ブッシュ米大統領は1日、イラク戦争の事実上の終戦を宣言し、米国の力を新たに規定した。ブッシュ大統領は「(過去には)軍事力が、一つの国を破壊して政権を終わらせることに使用されたが、米国は今や危険で好戦的な政権を攻撃することで、一国を解放させることができる強力な力を保有している」と宣言した。英国BBC放送の論評を借りてブッシュ大統領の言葉を次のように直せば、意味がより鮮明になる。「米国はならず者国家が大量破壊兵器を保有するのを阻むための先制攻撃ドクトリンを初めてイラクに適用した。
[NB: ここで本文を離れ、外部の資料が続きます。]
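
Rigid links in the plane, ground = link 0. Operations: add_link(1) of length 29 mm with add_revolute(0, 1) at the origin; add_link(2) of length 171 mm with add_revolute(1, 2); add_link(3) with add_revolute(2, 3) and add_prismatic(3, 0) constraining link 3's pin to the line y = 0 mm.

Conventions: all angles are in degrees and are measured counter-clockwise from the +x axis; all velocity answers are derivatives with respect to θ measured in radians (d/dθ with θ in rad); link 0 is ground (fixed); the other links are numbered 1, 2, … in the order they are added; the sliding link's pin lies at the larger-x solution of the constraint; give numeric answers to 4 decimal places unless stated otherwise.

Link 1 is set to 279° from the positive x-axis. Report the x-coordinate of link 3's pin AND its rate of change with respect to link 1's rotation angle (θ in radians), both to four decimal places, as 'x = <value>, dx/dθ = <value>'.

geometry: r = 29 mm, L = 171 mm, e = 0 mm
crank pin P = (r cos θ, r sin θ) = (4.536599, -28.642962)
h = r sin θ − e = -28.642962 − 0 = -28.642962
x = r cos θ + √(L² − h²) = 4.536599 + 168.584047 = 173.120646
dx/dθ = −r sin θ − h·r cos θ/√(L² − h²) (θ in radians; h = -28.642962) = 29.413744

x = 173.1206, dx/dθ = 29.4137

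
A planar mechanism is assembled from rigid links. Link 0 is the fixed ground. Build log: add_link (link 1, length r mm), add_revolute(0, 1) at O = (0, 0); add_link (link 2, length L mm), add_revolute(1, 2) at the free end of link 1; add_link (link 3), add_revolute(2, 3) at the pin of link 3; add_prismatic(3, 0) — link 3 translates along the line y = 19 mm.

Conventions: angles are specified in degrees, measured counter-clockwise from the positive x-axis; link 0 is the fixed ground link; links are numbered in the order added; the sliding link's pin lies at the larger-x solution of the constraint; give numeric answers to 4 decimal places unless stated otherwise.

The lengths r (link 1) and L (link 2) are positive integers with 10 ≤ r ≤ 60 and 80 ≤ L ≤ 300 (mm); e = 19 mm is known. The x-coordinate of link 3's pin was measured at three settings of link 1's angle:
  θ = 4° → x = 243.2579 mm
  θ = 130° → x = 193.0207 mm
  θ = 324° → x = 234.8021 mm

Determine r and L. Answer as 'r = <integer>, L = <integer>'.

constraint per measurement: (x − r cos θ)² + (r sin θ − e)² = L²
subtracting the θ₁ and θ₂ equations cancels the r² and L² terms:
r = (x₁² − x₂²) / (2[(x₁cos θ₁ + e sin θ₁) − (x₂cos θ₂ + e sin θ₂)]) = 31.0000 → r = 31
L² = (x₁ − r cos θ₁)² + (r sin θ₁ − e)² = 45368.9820 → L = 213.0000 → L = 213
check at θ₃=324°: x = 234.8021 (printed 234.8021) ✓

r = 31, L = 213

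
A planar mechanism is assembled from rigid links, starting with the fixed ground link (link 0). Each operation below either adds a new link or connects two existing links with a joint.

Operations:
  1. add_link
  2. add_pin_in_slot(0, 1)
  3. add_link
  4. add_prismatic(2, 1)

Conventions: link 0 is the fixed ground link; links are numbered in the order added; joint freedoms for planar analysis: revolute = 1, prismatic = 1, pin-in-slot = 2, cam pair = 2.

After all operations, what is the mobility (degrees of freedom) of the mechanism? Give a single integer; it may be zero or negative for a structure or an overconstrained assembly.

L=1 J1=0 J2=0
add link → L=2 J1=0 J2=0
PS@0,1 dof=2 J2 → L=2 J1=0 J2=1
add link → L=3 J1=0 J2=1
P@2,1 dof=1 J1 → L=3 J1=1 J2=1
M=3(L−1)−2J1−J2=3·2−2·1−1=3

M = 3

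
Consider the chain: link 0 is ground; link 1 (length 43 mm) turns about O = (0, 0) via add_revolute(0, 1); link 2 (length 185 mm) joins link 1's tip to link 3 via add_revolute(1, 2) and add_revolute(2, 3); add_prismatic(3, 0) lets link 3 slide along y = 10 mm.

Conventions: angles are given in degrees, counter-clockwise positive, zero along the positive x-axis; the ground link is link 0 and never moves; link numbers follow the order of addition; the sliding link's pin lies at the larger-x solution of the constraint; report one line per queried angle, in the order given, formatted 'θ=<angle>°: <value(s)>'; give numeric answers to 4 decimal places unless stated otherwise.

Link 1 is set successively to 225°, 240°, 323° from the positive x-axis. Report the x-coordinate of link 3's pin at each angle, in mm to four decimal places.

geometry: r = 43 mm, L = 185 mm, e = 10 mm
θ=225°: crank pin P = (r cos θ, r sin θ) = (-30.405592, -30.405592)
θ=225°: h = r sin θ − e = -30.405592 − 10 = -40.405592
θ=225°: x = r cos θ + √(L² − h²) = -30.405592 + 180.533621 = 150.128029
θ=240°: crank pin P = (r cos θ, r sin θ) = (-21.500000, -37.239092)
θ=240°: h = r sin θ − e = -37.239092 − 10 = -47.239092
θ=240°: x = r cos θ + √(L² − h²) = -21.500000 + 178.867180 = 157.367180
θ=323°: crank pin P = (r cos θ, r sin θ) = (34.341327, -25.878046)
θ=323°: h = r sin θ − e = -25.878046 − 10 = -35.878046
θ=323°: x = r cos θ + √(L² − h²) = 34.341327 + 181.487646 = 215.828973

θ=225°: 150.1280
θ=240°: 157.3672
θ=323°: 215.8290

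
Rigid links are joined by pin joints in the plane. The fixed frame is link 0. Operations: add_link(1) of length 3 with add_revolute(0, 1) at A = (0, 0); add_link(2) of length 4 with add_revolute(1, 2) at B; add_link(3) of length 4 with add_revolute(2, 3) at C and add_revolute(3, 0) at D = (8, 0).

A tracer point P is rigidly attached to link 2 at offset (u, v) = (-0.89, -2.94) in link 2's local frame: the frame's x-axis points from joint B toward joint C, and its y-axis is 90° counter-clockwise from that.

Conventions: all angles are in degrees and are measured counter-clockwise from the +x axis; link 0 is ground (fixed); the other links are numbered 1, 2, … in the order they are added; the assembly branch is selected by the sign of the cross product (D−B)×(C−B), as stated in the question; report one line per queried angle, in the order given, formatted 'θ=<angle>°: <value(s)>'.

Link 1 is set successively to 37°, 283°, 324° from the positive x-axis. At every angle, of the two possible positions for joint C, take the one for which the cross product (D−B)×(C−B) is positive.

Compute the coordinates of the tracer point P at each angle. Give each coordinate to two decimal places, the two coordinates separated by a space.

A=(0,0), D=(8.00,0)
θ=37°: B = A + 3.00·(cos37°, sin37°) = (2.3959, 1.8054)
θ=37°: |BD| = 5.8877
θ=37°: circle(B,4.00) ∩ circle(D,4.00): a=2.9439, h=2.7081
θ=37°:   candidates: C₊=(6.0284,3.4803) cross=15.944; C₋=(4.3675,-1.6749) cross=-15.944
θ=37°:   branch + wants cross > 0 → take C=(6.0284,3.4803) (cross=15.944)
θ=37°: ex = (C−B)/|BC| = (0.9081,0.4187); ey = (-0.4187,0.9081)
θ=37°: P = B + -0.89·ex + -2.94·ey = (2.8187,-1.2371)
θ=283°: B = A + 3.00·(cos283°, sin283°) = (0.6749, -2.9231)
θ=283°: |BD| = 7.8868
θ=283°: circle(B,4.00) ∩ circle(D,4.00): a=3.9434, h=0.6704
θ=283°:   candidates: C₊=(4.0890,-0.8389) cross=5.287; C₋=(4.5859,-2.0842) cross=-5.287
θ=283°:   branch + wants cross > 0 → take C=(4.0890,-0.8389) (cross=5.287)
θ=283°: ex = (C−B)/|BC| = (0.8535,0.5210); ey = (-0.5210,0.8535)
θ=283°: P = B + -0.89·ex + -2.94·ey = (1.4471,-5.8962)
θ=324°: B = A + 3.00·(cos324°, sin324°) = (2.4271, -1.7634)
θ=324°: |BD| = 5.8453
θ=324°: circle(B,4.00) ∩ circle(D,4.00): a=2.9226, h=2.7310
θ=324°:   candidates: C₊=(4.3897,1.7221) cross=15.963; C₋=(6.0374,-3.4854) cross=-15.963
θ=324°:   branch + wants cross > 0 → take C=(4.3897,1.7221) (cross=15.963)
θ=324°: ex = (C−B)/|BC| = (0.4907,0.8714); ey = (-0.8714,0.4907)
θ=324°: P = B + -0.89·ex + -2.94·ey = (4.5522,-3.9814)

θ=37°: 2.82 -1.24
θ=283°: 1.45 -5.90
θ=324°: 4.55 -3.98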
第2のイラクが現われたら、米国は座視しない」ブッシュ大統領が戦闘機のパイロット姿で空母エイブラハム・リンカーンに到着したのも、米国の決然たる意志と強い力を誇示するための象徴づくりだろう。
◆イラク戦争で一方的に勝利を収め、米国の変化は言葉だけでなく行動にも現われている。先週サウジアラビア撤収計画を発表し、2日前にはトルコの最後の米軍施設を閉鎖した。海外駐留米軍の再配置戦略によるというが、屈指の友好国である2国から兵力を撤収させた米国の決断には驚かされる。このようなムードなら、撤収規模と再配置計画の話しがあがっているドイツ駐留米軍と在韓米軍の変化は、時間の問題と見るべきだろう。
◆トルコとサウジは91年の湾岸戦争以降、米国にイラク監視と攻撃のための前進基地を提供してきた。トルコ駐留米軍はイラクの北部飛行禁止区域を、サウジ駐留米軍は南部飛行禁止区域を監視した。両国の駐留米軍が随時イラクと衝突を重ねてきた実戦経験は、今回のイラク攻撃に決定的な助けとなった。イラクの敗戦で役割が大きく減ったものの、米国がイスラム圏の盟主であるサウジと北大西洋条約機構(NATO)の唯一のイスラム圏国家であるトルコから軍隊を撤収することは、決して小さな変化ではない。
◆サウジとトルコは、米国のイラク攻撃に反対した。米軍撤収には、米国を支援しなかったことへの戒めの性格もあるだろう。特にサウジ撤収は、イラクに民主政府を発足させ、中東に民主化ドミノを起こさせるという米国の戦略とも関連があるようだ。在韓米軍は果してどうなるのか。盧武鉉(ノ・ムヒョン)大統領はテレビ討論で「(米国)と息が合っていない」と吐露した。しかし、在韓米軍が米国だけのシナリオ通りに動いてはならない切迫した理由がある。トルコとサウジ駐留米軍は、他国攻撃のための発進基地だったが、在韓米軍はまさにこの地の戦争を阻むための抑止力として駐留しているという事実である。